Directrice génerale, Partenariats et atténuation des risques
Centre canadien pour la cybersécurité

Le Canada est un pays de petites et moyennes entreprises (PME) qui constituent la pierre angulaire de son économie, un des moteurs clés de sa croissance économique et une composante vitale de ses diverses collectivités. Presque toutes les entreprises au Canada (99,8 %) sont considérées comme PMEi. Notons de plus que les organismes de bienfaisance et sans but lucratif sont souvent de taille similaire à celle des PMEii. En raison de l’actuelle pandémie à coronavirus, les PME canadiennes doivent évoluer dans l’incertitude. Également, elles font face à une autre sorte de pandémie : une hausse dans l’intensité des cyberattaques, causée par le virage du télétravail.

À l’ère du numérique, la confiance est le fondement de la croissance et de l’innovation. Pour une PME qui essaie de se relever des retombées économiques de cette pandémie, il serait dévastateur de se retrouver victime d’une cyberattaque. Afin de favoriser une culture organisationnelle de vigilance et d’atténuation des risques, les PME doivent donc prioriser l’application d’une stratégie de cybersécurité, le resserrement des contrôles de la sécurité informatique, et la mise en œuvre des politiques et des procédures susceptibles de protéger les données. Grâce à ces actions, une PME sera également en mesure de sécuriser ses données, de garder leurs coûts raisonnablement faibles et de devenir plus compétitive.


Un environnement de cyberattaques progressivement menaçant

Les entreprises citent toujours les cyberattaques parmi les principales entraves à leur croissance. Selon le Global Risks Report 2020 du Forum économique mondial, les cyberattaques sont l’un des dix plus importants risques en termes de probabilité et de gravité de l’impact. En effet, la préoccupation omniprésente de toute entreprise, peu importe sa taille, n’est pas le potentiel d’une cyberattaque, mais l’imminence de la cyberattaque! Sans les mesures de protection adéquates, les entreprises seront exposées à des risques non négligeables : pertes financières, atteinte à la réputation et vol de propriété intellectuelle et de données relatives aux clients.

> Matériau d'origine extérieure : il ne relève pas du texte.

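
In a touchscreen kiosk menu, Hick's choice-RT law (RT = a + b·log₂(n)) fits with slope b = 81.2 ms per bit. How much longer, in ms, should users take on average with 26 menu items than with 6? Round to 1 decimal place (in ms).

ΔRT = (a + b log₂ n₂) − (a + b log₂ n₁) = b·(log₂ n₂ − log₂ n₁).
log₂(26) − log₂(6) = 4.7004 − 2.5850 = 2.1155.
ΔRT = 81.2 × 2.1155 = 171.777 ms.

171.8 ms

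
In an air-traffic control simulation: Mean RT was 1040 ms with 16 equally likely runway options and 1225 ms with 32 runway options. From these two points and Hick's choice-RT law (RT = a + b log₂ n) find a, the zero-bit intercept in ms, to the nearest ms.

Slope: b = (1225 − 1040) / (log₂ 32 − log₂ 16) = 185/1.0000 = 185 ms/bit.
Intercept: a = 1040 − 185·log₂(16) = 300.000 ms.

300 ms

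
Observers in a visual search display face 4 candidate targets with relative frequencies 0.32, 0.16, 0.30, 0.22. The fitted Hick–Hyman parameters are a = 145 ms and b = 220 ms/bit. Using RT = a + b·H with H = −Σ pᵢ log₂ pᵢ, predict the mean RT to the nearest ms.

H = 0.32·log₂(1/0.32) + 0.16·log₂(1/0.16) + 0.30·log₂(1/0.30) + 0.22·log₂(1/0.22) = 1.9507 bits.
RT = 145 + 220 × 1.9507 = 574.16 ms.

574 ms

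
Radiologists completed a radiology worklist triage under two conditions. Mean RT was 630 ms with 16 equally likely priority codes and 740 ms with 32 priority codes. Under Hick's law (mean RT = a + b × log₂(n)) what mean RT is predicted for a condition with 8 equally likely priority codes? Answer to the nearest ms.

RT is linear in log₂ n, so two points fix the line:
  b = (740 − 630) / (log₂ 32 − log₂ 16) = 110 / (5 − 4) = 110 ms/bit
  a = 630 − 110 × 4 = 190 ms
Then RT(8) = 190 + 110 × log₂ 8 = 190 + 110 × 3 ≈ 520.000 ms.

520 ms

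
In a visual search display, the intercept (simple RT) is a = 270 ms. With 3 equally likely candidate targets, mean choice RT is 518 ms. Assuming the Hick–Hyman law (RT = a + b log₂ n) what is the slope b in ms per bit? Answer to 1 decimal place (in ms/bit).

156.5 ms/bit

3 alternatives carry log₂ 3 = 1.5850 bits; the choice cost is 518 − 270 = 248 ms, so b = 248/1.5850 = 156.471 ms/bit.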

Les PME, dans la ligne de mire des cybercriminels

Selon le site StaySafeOnline.org, 71 % des fuites de données ont lieu dans de petites entreprises. En outre, près de la moitié de toutes les petites entreprises canadiennes ont été victimes de cyberattaques.

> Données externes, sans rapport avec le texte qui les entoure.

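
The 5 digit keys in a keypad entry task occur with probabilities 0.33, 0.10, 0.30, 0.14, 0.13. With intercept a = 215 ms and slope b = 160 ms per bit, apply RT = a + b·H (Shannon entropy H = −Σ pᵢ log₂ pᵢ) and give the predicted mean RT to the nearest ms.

H = 0.33·log₂(1/0.33) + 0.10·log₂(1/0.10) + 0.30·log₂(1/0.30) + 0.14·log₂(1/0.14) + 0.13·log₂(1/0.13) = 2.1609 bits.
RT = 215 + 160 × 2.1609 = 560.74 ms.

561 ms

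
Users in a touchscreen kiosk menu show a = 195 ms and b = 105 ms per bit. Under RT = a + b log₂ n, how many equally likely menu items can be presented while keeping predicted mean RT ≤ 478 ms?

6

105·log₂ n ≤ 478 − 195 = 283, giving log₂ n ≤ 2.6952 and n ≤ 6.477. The largest whole number is 6.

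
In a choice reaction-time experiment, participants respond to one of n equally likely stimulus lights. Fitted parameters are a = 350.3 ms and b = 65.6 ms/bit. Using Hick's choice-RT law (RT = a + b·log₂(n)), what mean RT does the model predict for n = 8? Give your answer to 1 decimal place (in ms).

log₂(8) = 3 bits, so RT = 350.3 + 65.6 × 3 ≈ 547.100 ms.

547.1 ms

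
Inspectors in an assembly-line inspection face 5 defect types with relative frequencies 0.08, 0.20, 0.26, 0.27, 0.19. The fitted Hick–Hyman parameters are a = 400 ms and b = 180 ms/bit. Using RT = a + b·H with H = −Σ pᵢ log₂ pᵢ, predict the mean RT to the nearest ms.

H = 0.08·log₂(1/0.08) + 0.20·log₂(1/0.20) + 0.26·log₂(1/0.26) + 0.27·log₂(1/0.27) + 0.19·log₂(1/0.19) = 2.2264 bits.
RT = 400 + 180 × 2.2264 = 800.76 ms.

801 ms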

Les petites entreprises sont l’une des principales cibles des cybercriminels puisque, contrairement aux gouvernements et aux grandes organisations, elles n’ont souvent pas les outils adéquats lorsqu’il s’agit de sécurité informatique. En outre, il se peut qu’elles aient prévu plusieurs points de connexion pour l’accès de leurs employés. Par ailleurs, les PME ne se pensent pas assez connues pour être ciblées, et ignorent donc d’investir dans la protection cybernétique nécessaire au blocage de toute intrusion non autorisée.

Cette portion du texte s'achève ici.